Oblique coronal reconstruction of the second pelvic scan with iodinated contrast. The cecum is in the pelvis (white star) and the incarcerated appendix with its mesentery (white arrows) is identified a posteriori within the uterus (black star)

Discussion

Surgical abortions involve minimal morbidity and mortality and are a common procedure with 853,000 cases a year performed in the USA and 200,000 cases a year performed in France. The surgical technique involves dilation of the cervix and aspiration of the uterine contents under strictly sterile conditions. Uterine evacuation via aspiration is sometimes incomplete and is thus followed with curettage. Complications can arise from the anesthesia, such as anaphylaxis, or from the procedure itself: hemorrhage, cervical lesions, infections, or uterine perforations being among the feared possibilities. Of concern is the possibility of an incomplete evacuation leading to uterine bleeding and infections. Retrospective studies reveal that complications due to uterine perforation during the course of surgical abortion are rare, occurring at a rate of 0.009 to 0.03% [1, 2]. It appears, however, that a fair number of uterine perforations pass by undetected as such perforations do not necessarily have a significantly adverse outcome [3]. Factors involved in perforation risk include retroversion of the uterus as well as both the technique and experience of the surgeon [4, 5]. To our knowledge, incarceration of the digestive tract is exceptional and has only been described involving the intestine [68]. A single case study in the literature describes via ultrasound the incarceration of the intestine after aspiration curettage [6]; however, no CT description of incarceration of a cecal appendix exists. In our case, the invagination of the fatty mesoappendix within the myometrium was better visualized than the relatively smaller compressed appendix. Exploratory laparoscopy confirmed the incarcerated cecal appendix.

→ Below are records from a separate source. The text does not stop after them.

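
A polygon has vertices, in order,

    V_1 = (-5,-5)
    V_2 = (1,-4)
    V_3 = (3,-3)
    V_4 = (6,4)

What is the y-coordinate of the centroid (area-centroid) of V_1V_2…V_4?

-124/81

Apply the shoelace (surveyor's) formula. First the cross-terms c_i = x_i·y_{i+1} − x_{i+1}·y_i:
  25, 9, 30, -10  ⇒  2A = 54, A = 27.
Then Σ (y_i + y_{i+1})·c_i = -248, so ȳ = -248 / (6·27) = -124/81.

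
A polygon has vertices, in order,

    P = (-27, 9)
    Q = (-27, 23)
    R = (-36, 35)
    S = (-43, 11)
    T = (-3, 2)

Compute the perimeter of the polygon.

120

|PQ| = √((0)² + (14)²) = √196 = 14
|QR| = √((-9)² + (12)²) = √225 = 15
|RS| = √((-7)² + (-24)²) = √625 = 25
|ST| = √((40)² + (-9)²) = √1681 = 41
|TP| = √((-24)² + (7)²) = √625 = 25
Perimeter = 14 + 15 + 25 + 41 + 25 = 120.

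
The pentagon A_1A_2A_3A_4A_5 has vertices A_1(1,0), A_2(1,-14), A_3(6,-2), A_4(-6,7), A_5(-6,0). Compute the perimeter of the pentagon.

|A_1A_2| = √((0)² + (-14)²) = √196 = 14
|A_2A_3| = √((5)² + (12)²) = √169 = 13
|A_3A_4| = √((-12)² + (9)²) = √225 = 15
|A_4A_5| = √((0)² + (-7)²) = √49 = 7
|A_5A_1| = √((7)² + (0)²) = √49 = 7
Perimeter = 14 + 13 + 15 + 7 + 7 = 56.

56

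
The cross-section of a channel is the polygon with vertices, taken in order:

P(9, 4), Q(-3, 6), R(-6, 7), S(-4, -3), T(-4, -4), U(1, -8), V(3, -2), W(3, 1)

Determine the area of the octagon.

100.5

Σ = (66) + (15) + (46) + (4) + (36) + (22) + (9) + (3) = 201
Area = |Σ|/2 = 100.5.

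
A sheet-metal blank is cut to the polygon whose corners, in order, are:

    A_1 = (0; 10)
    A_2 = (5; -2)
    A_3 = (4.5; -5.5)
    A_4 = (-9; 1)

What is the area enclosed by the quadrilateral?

101.75

Apply the shoelace formula: 2A = Σ (x_i·y_{i+1} − x_{i+1}·y_i), indices taken mod 4.
A_1→A_2: (0)(-2) − (5)(10) = -50
A_2→A_3: (5)(-5.5) − (4.5)(-2) = -18.5
A_3→A_4: (4.5)(1) − (-9)(-5.5) = -45
A_4→A_1: (-9)(10) − (0)(1) = -90
Σ = -203.5
Area = |Σ|/2 = 101.75.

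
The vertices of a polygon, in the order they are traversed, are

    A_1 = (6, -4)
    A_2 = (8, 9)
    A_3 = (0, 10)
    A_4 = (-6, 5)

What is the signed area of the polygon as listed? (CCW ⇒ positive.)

Cross-terms: 86, 80, 60, -6  ⇒  Σ = 220
Signed area = Σ/2 = 110 (positive ⇒ counter-clockwise traversal).

110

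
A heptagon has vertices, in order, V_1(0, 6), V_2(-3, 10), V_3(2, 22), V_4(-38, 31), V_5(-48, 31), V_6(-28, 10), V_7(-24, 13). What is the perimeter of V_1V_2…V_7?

|V_1V_2| = √((-3)² + (4)²) = √25 = 5
|V_2V_3| = √((5)² + (12)²) = √169 = 13
|V_3V_4| = √((-40)² + (9)²) = √1681 = 41
|V_4V_5| = √((-10)² + (0)²) = √100 = 10
|V_5V_6| = √((20)² + (-21)²) = √841 = 29
|V_6V_7| = √((4)² + (3)²) = √25 = 5
|V_7V_1| = √((24)² + (-7)²) = √625 = 25
Perimeter = 5 + 13 + 41 + 10 + 29 + 5 + 25 = 128.

128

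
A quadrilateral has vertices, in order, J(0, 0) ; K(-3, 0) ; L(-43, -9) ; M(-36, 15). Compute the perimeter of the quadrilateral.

108

|JK| = √((-3)² + (0)²) = √9 = 3
|KL| = √((-40)² + (-9)²) = √1681 = 41
|LM| = √((7)² + (24)²) = √625 = 25
|MJ| = √((36)² + (-15)²) = √1521 = 39
Perimeter = 3 + 41 + 25 + 39 = 108.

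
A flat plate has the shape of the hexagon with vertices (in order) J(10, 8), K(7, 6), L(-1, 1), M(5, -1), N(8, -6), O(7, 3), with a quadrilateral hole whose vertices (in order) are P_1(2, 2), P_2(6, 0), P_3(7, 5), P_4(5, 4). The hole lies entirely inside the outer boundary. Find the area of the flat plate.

30

Outer boundary:
Apply the shoelace (surveyor's) formula: 2A = Σ (x_i·y_{i+1} − x_{i+1}·y_i), indices taken mod 6.
J→K: (10)(6) − (7)(8) = 4
K→L: (7)(1) − (-1)(6) = 13
L→M: (-1)(-1) − (5)(1) = -4
M→N: (5)(-6) − (8)(-1) = -22
N→O: (8)(3) − (7)(-6) = 66
O→J: (7)(8) − (10)(3) = 26
Σ = 83
Area = |Σ|/2 = 41.5.
Hole:
Apply Gauss's area formula: 2A = Σ (x_i·y_{i+1} − x_{i+1}·y_i), indices taken mod 4.
P_1→P_2: (2)(0) − (6)(2) = -12
P_2→P_3: (6)(5) − (7)(0) = 30
P_3→P_4: (7)(4) − (5)(5) = 3
P_4→P_1: (5)(2) − (2)(4) = 2
Σ = 23
Area = |Σ|/2 = 11.5.
Net area = 41.5 − 11.5 = 30.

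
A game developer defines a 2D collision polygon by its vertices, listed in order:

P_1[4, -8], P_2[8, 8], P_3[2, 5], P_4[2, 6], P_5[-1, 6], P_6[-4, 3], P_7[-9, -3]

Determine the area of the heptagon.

P_1→P_2: (4)(8) − (8)(-8) = 96
P_2→P_3: (8)(5) − (2)(8) = 24
P_3→P_4: (2)(6) − (2)(5) = 2
P_4→P_5: (2)(6) − (-1)(6) = 18
P_5→P_6: (-1)(3) − (-4)(6) = 21
P_6→P_7: (-4)(-3) − (-9)(3) = 39
P_7→P_1: (-9)(-8) − (4)(-3) = 84
Σ = 284
Area = |Σ|/2 = 142.

142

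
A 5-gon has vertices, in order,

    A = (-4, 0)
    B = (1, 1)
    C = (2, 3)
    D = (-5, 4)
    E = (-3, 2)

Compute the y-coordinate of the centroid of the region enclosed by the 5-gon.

Apply Gauss's area formula. First the cross-terms c_i = x_i·y_{i+1} − x_{i+1}·y_i:
  -4, 1, 23, 2, 8  ⇒  2A = 30, A = 15.
Then Σ (y_i + y_{i+1})·c_i = 189, so ȳ = 189 / (6·15) = 2.1.

2.1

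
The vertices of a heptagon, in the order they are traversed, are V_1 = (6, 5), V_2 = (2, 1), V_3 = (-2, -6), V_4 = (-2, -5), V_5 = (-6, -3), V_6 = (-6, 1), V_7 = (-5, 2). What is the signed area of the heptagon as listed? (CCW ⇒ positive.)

Σ = (-4) + (-10) + (-2) + (-24) + (-24) + (-7) + (-37) = -108
Signed area = Σ/2 = -54 (negative ⇒ clockwise traversal).

-54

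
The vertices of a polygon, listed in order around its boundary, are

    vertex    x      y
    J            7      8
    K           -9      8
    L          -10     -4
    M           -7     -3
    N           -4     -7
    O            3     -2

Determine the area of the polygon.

Apply the shoelace (surveyor's) formula: 2A = Σ (x_i·y_{i+1} − x_{i+1}·y_i), indices taken mod 6.
Σ = (128) + (116) + (2) + (37) + (29) + (38) = 350
Area = |Σ|/2 = 175.

175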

While ultrasound is the imaging technique of choice in acute pelvic pain, it requires a trained operator and a significant pelvic pain can lead to a suboptimal exam [9]. CT may have a place in cases of pelvic pain where the ultrasound is ambiguous or if nongynecological pathology is suspected. It also has a central role in the detection of infectious complications in the context of postpartum pain or after pelvic surgery [9, 10].

CT evaluation in cases of acute pelvic pain following surgical abortion need not be routine; however, it must be performed in cases of unresolving pain or in the presence of hypovolemic shock. It helps in the diagnosis of infectious complications, tubuloovarian abscesses, abscesses in the rectouterine pouch, effusions, and hemorrhage. Uterine perforations can also be diagnosed, with or without involvement of the digestive tract, intestinal lesions, or loops incarcerated within the myometrium. Our case seems to show that, in cases involving the invagination of digestive material within the uterus, the effect of the uterine walls results in poor visibility of the bowel loop. On the other hand, the digestive mesentery is very well visualized due to its fatty nature. This represents a red flag to the surgeon for early intervention.